Mooseheads face legal action from CHLPA
The Halifax Mooseheads are facing a legal challenge by the Canadian Hockey League Players Association.
Little is known about the challenge, but it appears to do with compensation. The issue is something the union has brought forth in the last few days.
In a letter to every OHL team, Michael C Mazzuca of Toronto lawfirm Gibson&Barnes LLP says “there has been, and continues to be, flagrant breaches of the Employment Standards Act (Ontario, the Canada Pension Plan and the Employment Insurance Act”.
The letter outlines a list of failures by teams: to pay players at least the prescribed minimum wage, to pay overtime for hours worked in excess of 44 hours, vacation pay, holiday pay, termination and severance pay and CPP/EI contributions.
It appears the CHLPA has chosen to use the Mooseheads as their first example. Its unclear whether a complaint came from within the team or whether the CHLPA simply chose a team doing well in the standings and at the ticket gates.

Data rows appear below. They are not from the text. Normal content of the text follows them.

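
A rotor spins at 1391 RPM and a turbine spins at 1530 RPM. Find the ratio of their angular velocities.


Given: RPM_A = 1391, RPM_B = 1530
omega = 2*pi*RPM/60, so omega_A/omega_B = RPM_A / RPM_B
omega_A/omega_B = 1391 / 1530
omega_A/omega_B = 1391/1530

1391/1530


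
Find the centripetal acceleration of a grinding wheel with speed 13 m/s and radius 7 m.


Given: v = 13 m/s, r = 7 m
Using a_c = v^2 / r
a_c = 13^2 / 7
a_c = 169 / 7
a_c = 169/7 m/s^2

169/7 m/s^2


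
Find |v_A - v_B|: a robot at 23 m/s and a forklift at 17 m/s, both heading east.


Given: v_A = 23 m/s east, v_B = 17 m/s east
Both move in the same direction; relative speed = |v_A - v_B|
|23 - 17| = |6|
= 6 m/s

6 m/s


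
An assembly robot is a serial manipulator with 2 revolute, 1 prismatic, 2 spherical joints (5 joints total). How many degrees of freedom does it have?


Given: serial robot with 2 revolute, 1 prismatic, 2 spherical joints
DOF contribution per joint type: revolute=1, prismatic=1, spherical=3, fixed=0
DOF = 2*1 + 1*1 + 2*3
DOF = 9

9


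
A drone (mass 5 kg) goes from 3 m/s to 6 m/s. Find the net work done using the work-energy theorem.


Given: m = 5 kg, v0 = 3 m/s, v = 6 m/s
Using W = (1/2)*m*(v^2 - v0^2)
v^2 = 6^2 = 36
v0^2 = 3^2 = 9
v^2 - v0^2 = 36 - 9 = 27
W = (1/2)*5*27 = 135/2 J

135/2 J


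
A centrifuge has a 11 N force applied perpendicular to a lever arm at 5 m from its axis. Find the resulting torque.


Given: F = 11 N, r = 5 m, angle = 90 deg (perpendicular)
Using tau = F * r * sin(90)
sin(90) = 1
tau = 11 * 5 * 1
tau = 55 Nm

55 Nm


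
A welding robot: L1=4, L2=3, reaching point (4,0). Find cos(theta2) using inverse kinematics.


Given: L1 = 4, L2 = 3, target (x, y) = (4, 0)
Using cos(theta2) = (x^2 + y^2 - L1^2 - L2^2) / (2*L1*L2)
x^2 + y^2 = 4^2 + 0 = 16
L1^2 + L2^2 = 16 + 9 = 25
Numerator = 16 - 25 = -9
Denominator = 2*4*3 = 24
cos(theta2) = -9/24 = -3/8

-3/8


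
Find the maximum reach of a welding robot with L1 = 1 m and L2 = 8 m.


Given: L1 = 1 m, L2 = 8 m
For a 2-link planar arm, max reach = L1 + L2 (fully extended)
Max reach = 1 + 8
Max reach = 9 m

9 m


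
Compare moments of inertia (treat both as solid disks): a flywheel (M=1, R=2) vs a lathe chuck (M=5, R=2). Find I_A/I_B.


Given: M1=1 kg, R1=2 m, M2=5 kg, R2=2 m
For a disk: I = (1/2)*M*R^2, so I_A/I_B = (M1*R1^2)/(M2*R2^2)
M1*R1^2 = 1*4 = 4
M2*R2^2 = 5*4 = 20
I_A/I_B = 4/20 = 1/5

1/5


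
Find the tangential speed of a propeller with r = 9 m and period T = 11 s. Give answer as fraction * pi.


Given: radius r = 9 m, period T = 11 s
Using v = 2*pi*r / T
v = 2*pi*9 / 11
v = 18*pi / 11
v = 18/11*pi m/s

18/11*pi m/s


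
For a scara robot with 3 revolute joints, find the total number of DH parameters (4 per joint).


Given: 3 joints, 4 DH parameters per joint (d, theta, a, alpha)
Total DH parameters = number_of_joints * 4
Total = 3 * 4
Total = 12

12


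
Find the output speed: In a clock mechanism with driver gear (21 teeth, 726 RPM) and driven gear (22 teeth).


Given: N1 = 21 teeth, w1 = 726 RPM, N2 = 22 teeth
Using N1*w1 = N2*w2
w2 = N1*w1 / N2
w2 = 21*726 / 22
w2 = 15246 / 22
w2 = 693 RPM

693 RPM


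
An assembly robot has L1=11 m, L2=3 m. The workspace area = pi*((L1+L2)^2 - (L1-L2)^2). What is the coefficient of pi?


Given: L1 = 11, L2 = 3
(L1+L2)^2 = (14)^2 = 196
(L1-L2)^2 = (8)^2 = 64
Difference = 196 - 64 = 132
This equals 4*L1*L2 = 4*11*3 = 132
Workspace area = 132*pi

132


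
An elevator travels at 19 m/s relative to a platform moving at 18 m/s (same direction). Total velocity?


Given: object velocity = 19 m/s, platform velocity = 18 m/s (same direction)
Using classical velocity addition: v_total = v_object + v_platform
v_total = 19 + 18
v_total = 37 m/s

37 m/s


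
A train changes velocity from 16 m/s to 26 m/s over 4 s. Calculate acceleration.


Given: initial velocity v0 = 16 m/s, final velocity v = 26 m/s, time t = 4 s
Using a = (v - v0) / t
a = (26 - 16) / 4
a = 10 / 4
a = 5/2 m/s^2

5/2 m/s^2


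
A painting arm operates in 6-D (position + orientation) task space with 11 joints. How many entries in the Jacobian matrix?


Given: task space dimension = 6, joints = 11
Jacobian is a 6 x 11 matrix
Total entries = rows * columns
Total = 6 * 11
Total = 66

66


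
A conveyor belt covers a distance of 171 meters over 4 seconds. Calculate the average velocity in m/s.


Given: distance d = 171 m, time t = 4 s
Using v = d / t
v = 171 / 4
v = 171/4 m/s

171/4 m/s


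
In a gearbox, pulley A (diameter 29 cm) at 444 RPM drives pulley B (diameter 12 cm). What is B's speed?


Given: D1 = 29 cm, w1 = 444 RPM, D2 = 12 cm
Using D1*w1 = D2*w2
w2 = D1*w1 / D2
w2 = 29*444 / 12
w2 = 12876 / 12
w2 = 1073 RPM

1073 RPM


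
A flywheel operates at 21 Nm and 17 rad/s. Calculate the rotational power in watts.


Given: tau = 21 Nm, omega = 17 rad/s
Using P = tau * omega
P = 21 * 17
P = 357 W

357 W


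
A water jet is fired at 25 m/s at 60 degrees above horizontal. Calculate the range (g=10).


Given: v0 = 25 m/s, theta = 60 deg, g = 10 m/s^2
sin(2*60) = sin(120) = sqrt(3)/2
Using R = v0^2 * sin(2*theta) / g
R = 25^2 * (sqrt(3)/2) / 10
R = 625 * sqrt(3) / 20
R = 125/4*sqrt(3) m

125/4*sqrt(3) m


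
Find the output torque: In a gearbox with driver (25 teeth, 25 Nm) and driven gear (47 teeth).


Given: N1 = 25, N2 = 47, T1 = 25 Nm
Using T2/T1 = N2/N1
T2 = T1 * N2 / N1
T2 = 25 * 47 / 25
T2 = 1175 / 25
T2 = 47 Nm

47 Nm


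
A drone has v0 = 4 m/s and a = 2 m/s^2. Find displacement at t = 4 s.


Given: v0 = 4 m/s, a = 2 m/s^2, t = 4 s
Using s = v0*t + (1/2)*a*t^2
s = 4*4 + (1/2)*2*4^2
s = 16 + (1/2)*32
s = 16 + 16
s = 32

32 m


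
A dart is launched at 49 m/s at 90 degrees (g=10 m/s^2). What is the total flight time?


Given: v0 = 49 m/s, theta = 90 deg, g = 10 m/s^2
sin(90) = 1
Using T = 2*v0*sin(theta) / g
T = 2*49*1 / 10
T = 98 / 10
T = 49/5 s

49/5 s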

Not much is known about the CHLPA, other than its headed by former NHLer Georges Laraques.
“In reality, the players don’t want to fight in court against the owners to have minimum wage,” Laraque told QMI Agency on Friday. “They simply want the best possible conditions.”
The CHL sent out a press release of its own Friday evening, shooting down many of the union’s claims.
“Our 60 clubs operate with the best interest of the players in mind, at all times. It is estimated the net value, or investment, for each player in the league is between $35,000 -40,000 annually. This accounts for the education program, and the many other benefits provided by CHL member Clubs,” says the release.
“The CHL vehemently disagrees with the recent allegations made by Georges Laraque on behalf of the Canadian Hockey League Player’s Association (CHLPA). Mr. Laraque, knows better than anyone, the investment that we make in each of our players and our commitment to ensuring that the player’s amateur hockey experience is maximized.”
The CHL, made up of regional leagues in the QMJHL, OHL and WHL is considered semi-pro. Players receive a stipend for living expenses and schooling costs and live with billet families.